算子 reduce,reduceByKey,count,countByKey 可分为两类:
action操作:reduce,count,countByKey
transformation操作:reduceByKey
reduce(func) 是对JavaRDD的操作
使用函数func聚合rdd的元素(它需要两个参数并返回一个参数)。这个函数应该是可交换的,并且是相关联的,这样它就可以并行地计算出来。
scala版本
val rdd1 = sc.parallelize(List("a","b","b","c"))

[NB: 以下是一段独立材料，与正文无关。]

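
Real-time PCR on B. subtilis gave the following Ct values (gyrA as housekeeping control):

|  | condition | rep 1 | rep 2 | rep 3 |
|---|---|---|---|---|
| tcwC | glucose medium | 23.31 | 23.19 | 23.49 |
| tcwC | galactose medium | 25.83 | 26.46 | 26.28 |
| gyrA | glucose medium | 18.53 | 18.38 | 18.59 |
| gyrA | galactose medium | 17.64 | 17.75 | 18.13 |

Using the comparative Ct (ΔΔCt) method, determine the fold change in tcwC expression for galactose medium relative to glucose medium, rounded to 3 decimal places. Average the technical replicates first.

0.087

Mean Ct: tcwC glucose medium 23.330; tcwC galactose medium 26.190; gyrA glucose medium 18.500; gyrA galactose medium 17.840
ΔCt(glucose medium) = 23.330 − 18.500 = 4.830
ΔCt(galactose medium) = 26.190 − 17.840 = 8.350
ΔΔCt = 8.350 − 4.830 = 3.520
Fold change = 2^(−3.520) = 0.0872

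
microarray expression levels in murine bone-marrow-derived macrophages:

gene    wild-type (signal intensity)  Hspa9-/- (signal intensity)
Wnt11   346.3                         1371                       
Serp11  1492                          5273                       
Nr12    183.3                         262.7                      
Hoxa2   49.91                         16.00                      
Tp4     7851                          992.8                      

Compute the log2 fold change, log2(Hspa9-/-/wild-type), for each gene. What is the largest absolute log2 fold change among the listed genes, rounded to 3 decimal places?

2.983

log2(1371/346.3) = 1.985  (Wnt11)
log2(5273/1492) = 1.821  (Serp11)
log2(262.7/183.3) = 0.519  (Nr12)
log2(16.00/49.91) = -1.641  (Hoxa2)
log2(992.8/7851) = -2.983  (Tp4)
The largest magnitude belongs to Tp4.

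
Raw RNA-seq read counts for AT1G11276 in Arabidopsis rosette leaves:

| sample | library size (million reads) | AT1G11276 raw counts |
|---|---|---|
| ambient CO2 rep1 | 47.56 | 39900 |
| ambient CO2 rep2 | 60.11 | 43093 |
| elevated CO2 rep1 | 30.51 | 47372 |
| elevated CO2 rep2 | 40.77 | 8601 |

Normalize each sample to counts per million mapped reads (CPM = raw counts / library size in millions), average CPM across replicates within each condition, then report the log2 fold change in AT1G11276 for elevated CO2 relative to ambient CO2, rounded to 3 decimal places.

0.181

CPM(ambient CO2 rep1) = 39900 / 47.56 = 838.9403
CPM(ambient CO2 rep2) = 43093 / 60.11 = 716.9023
CPM(elevated CO2 rep1) = 47372 / 30.51 = 1552.6713
CPM(elevated CO2 rep2) = 8601 / 40.77 = 210.9639
mean CPM(ambient CO2) = 777.9213; mean CPM(elevated CO2) = 881.8176
Fold change = 881.8176 / 777.9213 = 1.13356
log2(1.13356) = 0.1809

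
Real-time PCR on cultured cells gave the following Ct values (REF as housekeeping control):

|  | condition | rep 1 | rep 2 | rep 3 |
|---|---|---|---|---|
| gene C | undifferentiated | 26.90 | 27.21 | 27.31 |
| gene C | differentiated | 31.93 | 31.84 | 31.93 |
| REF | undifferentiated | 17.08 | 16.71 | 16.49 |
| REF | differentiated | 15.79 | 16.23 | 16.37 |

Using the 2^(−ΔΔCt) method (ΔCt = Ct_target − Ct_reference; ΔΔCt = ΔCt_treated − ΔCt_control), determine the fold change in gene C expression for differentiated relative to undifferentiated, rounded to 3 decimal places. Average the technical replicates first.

Mean Ct: gene C undifferentiated 27.140; gene C differentiated 31.900; REF undifferentiated 16.760; REF differentiated 16.130
ΔCt(undifferentiated) = 27.140 − 16.760 = 10.380
ΔCt(differentiated) = 31.900 − 16.130 = 15.770
ΔΔCt = 15.770 − 10.380 = 5.390
Fold change = 2^(−5.390) = 0.0238

0.024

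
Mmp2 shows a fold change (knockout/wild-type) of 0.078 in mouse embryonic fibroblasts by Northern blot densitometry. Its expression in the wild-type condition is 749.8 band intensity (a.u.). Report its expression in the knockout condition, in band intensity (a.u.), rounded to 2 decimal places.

58.48

knockout expression = 749.8 × 0.078 = 58.48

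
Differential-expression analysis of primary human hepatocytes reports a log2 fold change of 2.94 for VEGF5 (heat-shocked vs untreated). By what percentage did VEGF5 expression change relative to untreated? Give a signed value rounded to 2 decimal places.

Fold change = 2^(2.94) = 7.6741
Percent change = (FC − 1) × 100% = (7.6741 − 1) × 100 = 667.41%

667.41%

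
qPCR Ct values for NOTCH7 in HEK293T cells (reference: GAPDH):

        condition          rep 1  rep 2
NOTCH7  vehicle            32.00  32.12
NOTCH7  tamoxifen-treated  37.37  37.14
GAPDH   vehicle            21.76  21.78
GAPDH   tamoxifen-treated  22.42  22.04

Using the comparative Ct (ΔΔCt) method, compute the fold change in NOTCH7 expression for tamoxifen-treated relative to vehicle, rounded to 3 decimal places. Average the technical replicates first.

0.038

Mean Ct: NOTCH7 vehicle 32.060; NOTCH7 tamoxifen-treated 37.255; GAPDH vehicle 21.770; GAPDH tamoxifen-treated 22.230
ΔCt(vehicle) = 32.060 − 21.770 = 10.290
ΔCt(tamoxifen-treated) = 37.255 − 22.230 = 15.025
ΔΔCt = 15.025 − 10.290 = 4.735
Fold change = 2^(−4.735) = 0.0376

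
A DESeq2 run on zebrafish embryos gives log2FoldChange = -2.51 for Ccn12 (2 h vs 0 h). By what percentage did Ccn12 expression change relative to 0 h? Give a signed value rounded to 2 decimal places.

Fold change = 2^(-2.51) = 0.1756
Percent change = (FC − 1) × 100% = (0.1756 − 1) × 100 = -82.44%

-82.44%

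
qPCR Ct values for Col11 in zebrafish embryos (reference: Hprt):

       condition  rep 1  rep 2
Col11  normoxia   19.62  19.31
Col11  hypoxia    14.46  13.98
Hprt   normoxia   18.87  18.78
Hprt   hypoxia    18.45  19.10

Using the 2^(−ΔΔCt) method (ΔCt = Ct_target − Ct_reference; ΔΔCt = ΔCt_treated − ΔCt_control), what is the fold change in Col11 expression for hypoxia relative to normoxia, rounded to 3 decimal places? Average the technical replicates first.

36.631

Mean Ct: Col11 normoxia 19.465; Col11 hypoxia 14.220; Hprt normoxia 18.825; Hprt hypoxia 18.775
ΔCt(normoxia) = 19.465 − 18.825 = 0.640
ΔCt(hypoxia) = 14.220 − 18.775 = -4.555
ΔΔCt = -4.555 − 0.640 = -5.195
Fold change = 2^(−(-5.195)) = 2^5.195 = 36.6312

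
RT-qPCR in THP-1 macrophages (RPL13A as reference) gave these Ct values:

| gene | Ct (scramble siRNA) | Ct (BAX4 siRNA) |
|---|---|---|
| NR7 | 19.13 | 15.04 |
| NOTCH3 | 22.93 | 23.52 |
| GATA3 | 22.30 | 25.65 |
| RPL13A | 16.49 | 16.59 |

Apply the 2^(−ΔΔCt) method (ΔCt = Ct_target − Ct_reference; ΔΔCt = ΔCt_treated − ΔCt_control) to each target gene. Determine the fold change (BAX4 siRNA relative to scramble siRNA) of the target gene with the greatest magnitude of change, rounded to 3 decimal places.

NR7: ΔΔCt = (15.04−16.59) − (19.13−16.49) = -1.55 − 2.64 = -4.19; fold change = 2^4.19 = 18.252
NOTCH3: ΔΔCt = (23.52−16.59) − (22.93−16.49) = 6.93 − 6.44 = 0.49; fold change = 2^-0.49 = 0.712
GATA3: ΔΔCt = (25.65−16.59) − (22.30−16.49) = 9.06 − 5.81 = 3.25; fold change = 2^-3.25 = 0.105
NR7 has the largest |ΔΔCt| = 4.19.

18.252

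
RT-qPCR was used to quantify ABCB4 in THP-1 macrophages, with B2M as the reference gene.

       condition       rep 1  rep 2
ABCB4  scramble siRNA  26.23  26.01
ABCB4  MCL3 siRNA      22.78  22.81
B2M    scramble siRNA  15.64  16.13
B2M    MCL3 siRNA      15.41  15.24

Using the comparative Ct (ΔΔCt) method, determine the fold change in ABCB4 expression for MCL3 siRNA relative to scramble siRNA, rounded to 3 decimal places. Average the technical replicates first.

Mean Ct: ABCB4 scramble siRNA 26.120; ABCB4 MCL3 siRNA 22.795; B2M scramble siRNA 15.885; B2M MCL3 siRNA 15.325
ΔCt(scramble siRNA) = 26.120 − 15.885 = 10.235
ΔCt(MCL3 siRNA) = 22.795 − 15.325 = 7.470
ΔΔCt = 7.470 − 10.235 = -2.765
Fold change = 2^(−(-2.765)) = 2^2.765 = 6.7975

6.797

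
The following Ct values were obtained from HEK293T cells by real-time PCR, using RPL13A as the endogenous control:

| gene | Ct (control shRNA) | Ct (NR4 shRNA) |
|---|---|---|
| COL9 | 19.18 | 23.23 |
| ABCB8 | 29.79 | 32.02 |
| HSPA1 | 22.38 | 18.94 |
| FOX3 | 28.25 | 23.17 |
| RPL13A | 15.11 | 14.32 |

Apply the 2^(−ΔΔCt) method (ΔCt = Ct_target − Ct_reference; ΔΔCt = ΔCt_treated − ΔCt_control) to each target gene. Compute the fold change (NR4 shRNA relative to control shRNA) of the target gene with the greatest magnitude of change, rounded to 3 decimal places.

0.035

COL9: ΔΔCt = (23.23−14.32) − (19.18−15.11) = 8.91 − 4.07 = 4.84; fold change = 2^-4.84 = 0.035
ABCB8: ΔΔCt = (32.02−14.32) − (29.79−15.11) = 17.70 − 14.68 = 3.02; fold change = 2^-3.02 = 0.123
HSPA1: ΔΔCt = (18.94−14.32) − (22.38−15.11) = 4.62 − 7.27 = -2.65; fold change = 2^2.65 = 6.277
FOX3: ΔΔCt = (23.17−14.32) − (28.25−15.11) = 8.85 − 13.14 = -4.29; fold change = 2^4.29 = 19.562
COL9 has the largest |ΔΔCt| = 4.84.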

scala> val res = rdd1.reduce(_+"-"+_)
res: String = b-c-a-b
java版本
JavaRDD<String> rdd1 = sc.parallelize(Arrays.asList("a", "b", "b", "c"));
String res = rdd1.reduce(new Function2<String, String, String>() {
@Override
public String call(String v1, String v2) throws Exception {
return v1 +"-"+v2;
}
});
System.out.println(res);
# b-c-a-b
reduceByKey(func, [numTasks]) 是对JavapairRDD的操作;
针对(K, V) 的rdd,使用给定的reduce函数func聚合每个K的值,返回(K, V);可通过第二个参数定义Tasks个数。
scala版本
val scoreList = Array(
Tuple2("class1", 90),
Tuple2("class1", 60),
Tuple2("class2", 60),
Tuple2("class2", 50)
)
val scoreRdd = sc.parallelize(scoreList)
val resRdd = scoreRdd.reduceByKey(_ + _)
resRdd.foreach(res => println(res._1 + ":" + res._2))
# -----------------
class1:150
class2:110
java版本
List<Tuple2<String, Integer>> scoreList = Arrays.asList(
new Tuple2<String, Integer>("class1", 90),
new Tuple2<String, Integer>("class2", 60),
new Tuple2<String, Integer>("class1", 60),
new Tuple2<String, Integer>("class2", 50)
);
//平行化集合 生成JavaPairRDD 此处使用的是parallelizePairs
JavaPairRDD<String, Integer> scoreRdd = sc.parallelizePairs(scoreList);
//
JavaPairRDD<String, Integer> resRdd = scoreRdd.reduceByKey(new Function2<Integer, Integer, Integer>() {
public Integer call(Integer v1, Integer v2) throws Exception {
return v1 + v2;
}
});
//打印输出
resRdd.foreach(new VoidFunction<Tuple2<String, Integer>>() {
public void call(Tuple2<String, Integer> tuple2) throws Exception {
System.out.println(tuple2._1() + ":" + tuple2._2());
}
});
count() 返回rdd中的元素个数。
scala版本
val rdd1 = sc.parallelize(List("a","b","b","c"))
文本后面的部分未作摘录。